Through his mastery of the internet, he spread his word globally in a way in which no other terrorist has succeeded. Where Osama Bin Laden relied on the Al Jazeera television network to broadcast his videos, Zarqawi circumvented this and published his messages and videos direct to his followers around the world.
He understood and harnessed the power of the internet. He recruited hundreds of suicide bombers, had brilliant intelligence and absolutely first-class bomb makers. He ran his operation on an industrial scale.
However, in recent months he became too extreme even for his allies. The success of his destructive campaign provoked concern and envy and turned all but the most hardline zealots against him.
Iraqis suffered most from his relentless assault, which included assassinations, beheadings and suicide bombings delivered on the streets of Baghdad.
The al-Qaeda leadership also become alarmed by the impact that his brutal methods was having on support in the Muslim World. Ayman al-Zawahiri, the al-Qaeda number two, wrote to al-Zarqawi last year urging him to stop the practice of beheading victims and posting the footage on the internet.
Arguably the most disastrous operation happened last November when three suicide bombers acting on al-Zarqawi’s orders killed 60 people in hotels in Amman. The victims included Palestinians attending a wedding celebration.
Most of the militias in Iraq are fighting for political ends, they have an agenda and their aim is to secure some kind of deal giving them power in Baghdad. Zarqawi wanted to provoke sectarian war and to establish a Sunni caliphate, which would have meant rejecting 80 per cent of Iraq's population as collaborators and heretics.
It was an impossible aim but he didn't care, seeing Iraq as a step on the way to achieving this ambition.
Fellow Sunni Muslims became increasingly alarmed by his nihilist ideology and the two sides clashed openly last year when Sunnis decided to participate in the general election against al-Zarqawi’s wishes.
In April this year al-Zarqawi was forced to accept a subordinate position inside a resistance umbrella group headed by Iraqis. A few days, in what appeared to be a bid to prove his relevance, he released a long video of himself clumsily firing a machine gun in the desert and plotting operations with is followers.

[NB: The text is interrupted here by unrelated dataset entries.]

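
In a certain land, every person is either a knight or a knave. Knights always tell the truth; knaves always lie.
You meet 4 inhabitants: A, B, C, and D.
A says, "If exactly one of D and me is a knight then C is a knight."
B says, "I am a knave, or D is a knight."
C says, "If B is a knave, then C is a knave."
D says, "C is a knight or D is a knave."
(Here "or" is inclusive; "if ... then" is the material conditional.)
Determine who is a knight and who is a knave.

A is a knight, B is a knight, C is a knight, and D is a knight.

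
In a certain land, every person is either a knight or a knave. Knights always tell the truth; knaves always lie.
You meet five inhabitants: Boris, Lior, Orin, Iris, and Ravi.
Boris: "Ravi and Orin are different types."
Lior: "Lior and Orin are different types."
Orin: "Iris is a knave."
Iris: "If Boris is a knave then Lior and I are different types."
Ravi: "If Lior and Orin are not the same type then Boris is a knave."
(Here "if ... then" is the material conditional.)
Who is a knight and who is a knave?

Knights: Boris, Iris, and Ravi. Knaves: Lior and Orin.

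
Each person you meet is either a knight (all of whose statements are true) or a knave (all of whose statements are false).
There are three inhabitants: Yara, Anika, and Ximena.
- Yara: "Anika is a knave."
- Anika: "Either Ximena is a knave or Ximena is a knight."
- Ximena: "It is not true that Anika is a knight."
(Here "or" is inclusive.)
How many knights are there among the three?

The unique consistent assignment is Yara=knave, Anika=knight, Ximena=knave.
That has 1 knight.

1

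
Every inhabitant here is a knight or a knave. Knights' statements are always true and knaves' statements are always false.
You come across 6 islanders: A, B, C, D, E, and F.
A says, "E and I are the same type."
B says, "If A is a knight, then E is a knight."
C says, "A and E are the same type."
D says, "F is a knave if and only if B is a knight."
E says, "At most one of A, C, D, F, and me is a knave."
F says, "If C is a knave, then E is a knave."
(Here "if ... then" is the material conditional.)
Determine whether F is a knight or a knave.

F is a knight.

Consistent assignments: {A=knight, B=knight, C=knight, D=knave, E=knight, F=knight}
In every consistent assignment, F is a knight.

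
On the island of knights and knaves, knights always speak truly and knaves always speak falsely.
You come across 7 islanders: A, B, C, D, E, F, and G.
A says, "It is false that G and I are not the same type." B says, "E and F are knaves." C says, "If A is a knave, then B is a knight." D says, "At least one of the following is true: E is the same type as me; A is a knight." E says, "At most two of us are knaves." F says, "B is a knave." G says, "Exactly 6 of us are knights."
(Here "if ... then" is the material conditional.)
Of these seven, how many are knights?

6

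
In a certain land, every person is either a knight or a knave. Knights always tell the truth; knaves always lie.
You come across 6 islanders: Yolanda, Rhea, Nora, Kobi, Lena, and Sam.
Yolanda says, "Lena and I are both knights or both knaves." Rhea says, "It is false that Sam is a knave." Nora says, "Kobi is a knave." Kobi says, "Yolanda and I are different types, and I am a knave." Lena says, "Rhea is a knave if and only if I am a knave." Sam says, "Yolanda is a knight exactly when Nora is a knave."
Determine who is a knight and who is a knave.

Yolanda is a knave, Rhea is a knight, Nora is a knight, Kobi is a knave, Lena is a knight, and Sam is a knight.

Yolanda is a knave, so "Lena and I are both knights or both knaves" must be false — and it is.
Rhea (knight): "it is false that Sam is a knave" — true. ✓
Nora is a knight, and the claim "Kobi is a knave" is indeed true.
Kobi is a knave, so "Yolanda and I are different types, and I am a knave" must be false — and it is.
Lena is a knight; "Rhea is a knave if and only if I am a knave" is true, as required.
As a knight, Sam's statement "Yolanda is a knight exactly when Nora is a knave" should be true; it is.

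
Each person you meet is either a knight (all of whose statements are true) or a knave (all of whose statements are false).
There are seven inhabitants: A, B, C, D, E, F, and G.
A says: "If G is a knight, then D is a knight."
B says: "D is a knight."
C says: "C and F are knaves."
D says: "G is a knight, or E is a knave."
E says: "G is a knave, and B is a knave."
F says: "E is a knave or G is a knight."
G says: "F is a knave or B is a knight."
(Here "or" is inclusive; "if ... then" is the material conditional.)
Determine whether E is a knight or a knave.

Consistent assignments: {A=knight, B=knight, C=knave, D=knight, E=knave, F=knight, G=knight}
In every consistent assignment, E is a knave.

E is a knave.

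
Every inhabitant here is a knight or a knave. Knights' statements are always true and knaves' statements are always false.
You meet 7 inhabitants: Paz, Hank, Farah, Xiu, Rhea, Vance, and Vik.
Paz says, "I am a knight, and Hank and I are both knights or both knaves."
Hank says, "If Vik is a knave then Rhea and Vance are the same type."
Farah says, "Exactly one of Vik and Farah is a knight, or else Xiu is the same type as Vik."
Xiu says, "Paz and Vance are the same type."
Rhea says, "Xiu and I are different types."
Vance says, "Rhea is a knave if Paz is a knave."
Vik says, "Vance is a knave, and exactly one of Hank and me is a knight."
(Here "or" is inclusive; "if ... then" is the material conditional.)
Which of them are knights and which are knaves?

Paz is a knave, Hank is a knave, Farah is a knight, Xiu is a knave, Rhea is a knave, Vance is a knight, and Vik is a knave.

Paz (knave): "I am a knight, and Hank and I are both knights or both knaves" — False. ✓
Hank is a knave; "if Vik is a knave then Rhea and Vance are the same type" is False, as required.
Since Farah is a knight, "exactly one of Vik and Farah is a knight, or else Xiu is the same type as Vik" needs to be true, which holds.
Xiu is a knave, so "Paz and Vance are the same type" must be False — and it is.
Since Rhea is a knave, "Xiu and I are different types" needs to be False, which holds.
Vance (knight): "Rhea is a knave if Paz is a knave" — true. ✓
Vik (knave): "Vance is a knave, and exactly one of Hank and me is a knight" — False. ✓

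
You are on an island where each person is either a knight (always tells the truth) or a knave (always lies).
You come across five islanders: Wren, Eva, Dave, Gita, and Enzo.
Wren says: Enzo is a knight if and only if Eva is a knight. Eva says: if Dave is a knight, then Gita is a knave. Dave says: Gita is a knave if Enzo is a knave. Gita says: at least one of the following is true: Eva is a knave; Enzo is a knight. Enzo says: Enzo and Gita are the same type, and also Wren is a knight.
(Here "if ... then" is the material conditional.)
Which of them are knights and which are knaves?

Knights: Eva and Dave. Knaves: Wren, Gita, and Enzo.

Suppose Wren is a knight. Then Wren's statement "Enzo is a knight if and only if Eva is a knight" would have to be true. Checking the 16 ways to assign the others, none is consistent with every speaker.
(For instance, with Eva=knight, Dave=knight, Gita=knave, Enzo=knave, Wren's claim "Enzo is a knight if and only if Eva is a knight" comes out false where it would need to be true.)
So Wren must be a knave, making "Enzo is a knight if and only if Eva is a knight" false. Taking Wren=knave, Eva=knight, Dave=knight, Gita=knave, Enzo=knave, each remaining statement checks out:
  Eva (knight): "if Dave is a knight, then Gita is a knave" — true. ✓
  Dave (knight): "Gita is a knave if Enzo is a knave" — true. ✓
  Gita (knave): "at least one of the following is true: Eva is a knave; Enzo is a knight" — false. ✓
  Enzo (knave): "Enzo and Gita are the same type, and also Wren is a knight" — false. ✓
This is the unique consistent assignment.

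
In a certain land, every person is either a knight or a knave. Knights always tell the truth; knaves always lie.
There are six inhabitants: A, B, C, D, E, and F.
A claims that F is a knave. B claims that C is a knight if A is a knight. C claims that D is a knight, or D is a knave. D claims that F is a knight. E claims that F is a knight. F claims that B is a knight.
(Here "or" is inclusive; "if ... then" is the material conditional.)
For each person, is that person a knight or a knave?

A is a knave, B is a knight, C is a knight, D is a knight, E is a knight, and F is a knight.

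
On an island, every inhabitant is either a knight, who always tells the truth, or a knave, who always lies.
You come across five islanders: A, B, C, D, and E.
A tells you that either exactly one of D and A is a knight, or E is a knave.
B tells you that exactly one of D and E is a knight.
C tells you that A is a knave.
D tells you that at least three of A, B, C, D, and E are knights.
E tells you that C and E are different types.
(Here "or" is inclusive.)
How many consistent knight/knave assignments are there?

2

Consistent assignments:
  A=knight, B=knight, C=knave, D=knight, E=knave
  A=knight, B=knave, C=knave, D=knave, E=knave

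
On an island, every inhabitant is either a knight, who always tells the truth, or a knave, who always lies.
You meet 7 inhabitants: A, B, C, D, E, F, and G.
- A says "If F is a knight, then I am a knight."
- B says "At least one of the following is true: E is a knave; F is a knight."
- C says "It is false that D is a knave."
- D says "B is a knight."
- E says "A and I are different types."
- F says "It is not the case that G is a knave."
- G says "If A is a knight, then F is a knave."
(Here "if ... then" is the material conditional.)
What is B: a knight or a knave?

B is a knight.

Consistent assignments: {A=knave, B=knight, C=knight, D=knight, E=knight, F=knight, G=knight}; {A=knave, B=knight, C=knight, D=knight, E=knave, F=knight, G=knight}
In every consistent assignment, B is a knight.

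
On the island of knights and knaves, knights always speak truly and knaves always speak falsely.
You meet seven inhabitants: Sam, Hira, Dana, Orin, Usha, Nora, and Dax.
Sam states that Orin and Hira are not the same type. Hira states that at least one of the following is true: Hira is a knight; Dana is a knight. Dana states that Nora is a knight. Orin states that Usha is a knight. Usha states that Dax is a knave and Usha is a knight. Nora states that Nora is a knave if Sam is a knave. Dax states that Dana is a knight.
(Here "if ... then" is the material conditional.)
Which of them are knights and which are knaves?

Sam is a knight, Hira is a knight, Dana is a knight, Orin is a knave, Usha is a knave, Nora is a knight, and Dax is a knight.

As a knight, Sam's statement "Orin and Hira are not the same type" should be True; it is.
As a knight, Hira's statement "at least one of the following is true: Hira is a knight; Dana is a knight" should be True; it is.
Dana is a knight, so "Nora is a knight" must be True — and it is.
Orin is a knave, and the claim "Usha is a knight" is indeed False.
Usha is a knave, and the claim "Dax is a knave and Usha is a knight" is indeed False.
Nora is a knight, so "Nora is a knave if Sam is a knave" must be True — and it is.
Dax is a knight; "Dana is a knight" is True, as required.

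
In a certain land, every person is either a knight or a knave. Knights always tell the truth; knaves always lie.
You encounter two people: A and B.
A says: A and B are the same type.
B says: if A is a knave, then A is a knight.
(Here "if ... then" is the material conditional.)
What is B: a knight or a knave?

B is a knight.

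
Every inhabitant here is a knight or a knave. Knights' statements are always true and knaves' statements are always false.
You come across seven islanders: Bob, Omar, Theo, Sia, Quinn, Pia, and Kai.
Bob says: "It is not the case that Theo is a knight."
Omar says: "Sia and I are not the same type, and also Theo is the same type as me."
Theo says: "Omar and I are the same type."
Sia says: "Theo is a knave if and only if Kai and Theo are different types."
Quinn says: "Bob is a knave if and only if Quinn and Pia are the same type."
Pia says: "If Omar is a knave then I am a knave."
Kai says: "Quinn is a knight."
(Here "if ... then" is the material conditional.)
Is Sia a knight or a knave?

Sia is a knave.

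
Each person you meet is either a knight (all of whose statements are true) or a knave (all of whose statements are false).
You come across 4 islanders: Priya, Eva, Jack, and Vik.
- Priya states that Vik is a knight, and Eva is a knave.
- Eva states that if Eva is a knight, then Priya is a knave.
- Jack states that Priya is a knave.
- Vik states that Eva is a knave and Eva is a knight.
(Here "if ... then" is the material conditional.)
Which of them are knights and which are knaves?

Since Priya is a knave, "Vik is a knight, and Eva is a knave" needs to be false, which holds.
Eva is a knight, so "if Eva is a knight, then Priya is a knave" must be true — and it is.
Jack (knight): "Priya is a knave" — true. ✓
Since Vik is a knave, "Eva is a knave and Eva is a knight" needs to be false, which holds.

Priya is a knave, Eva is a knight, Jack is a knight, and Vik is a knave.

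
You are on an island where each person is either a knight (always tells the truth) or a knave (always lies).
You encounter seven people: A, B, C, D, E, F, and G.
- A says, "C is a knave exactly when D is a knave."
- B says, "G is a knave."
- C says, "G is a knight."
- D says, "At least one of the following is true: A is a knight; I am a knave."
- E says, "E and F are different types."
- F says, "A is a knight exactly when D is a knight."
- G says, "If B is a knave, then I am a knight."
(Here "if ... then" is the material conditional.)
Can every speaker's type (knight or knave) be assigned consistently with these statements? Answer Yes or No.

No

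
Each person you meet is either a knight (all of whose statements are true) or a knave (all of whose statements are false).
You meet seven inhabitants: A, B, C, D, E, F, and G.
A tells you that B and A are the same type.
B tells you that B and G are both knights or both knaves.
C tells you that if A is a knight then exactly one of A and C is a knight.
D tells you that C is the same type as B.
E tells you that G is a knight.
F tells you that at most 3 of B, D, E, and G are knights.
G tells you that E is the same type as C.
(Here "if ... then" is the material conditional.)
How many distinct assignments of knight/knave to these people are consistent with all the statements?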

There is no question that Al Qaeda has lost on important figure today: there are plenty of bombmakers and insurgents with combat experience, but Zarqawi was an efficient organiser, good at PR, and good at gathering intelligence.
American, Iraqi and British leaders all welcomed today’s news that the terrorist mastermind had been killed. Some of his alleged supporters may also have breathed a sigh of relief.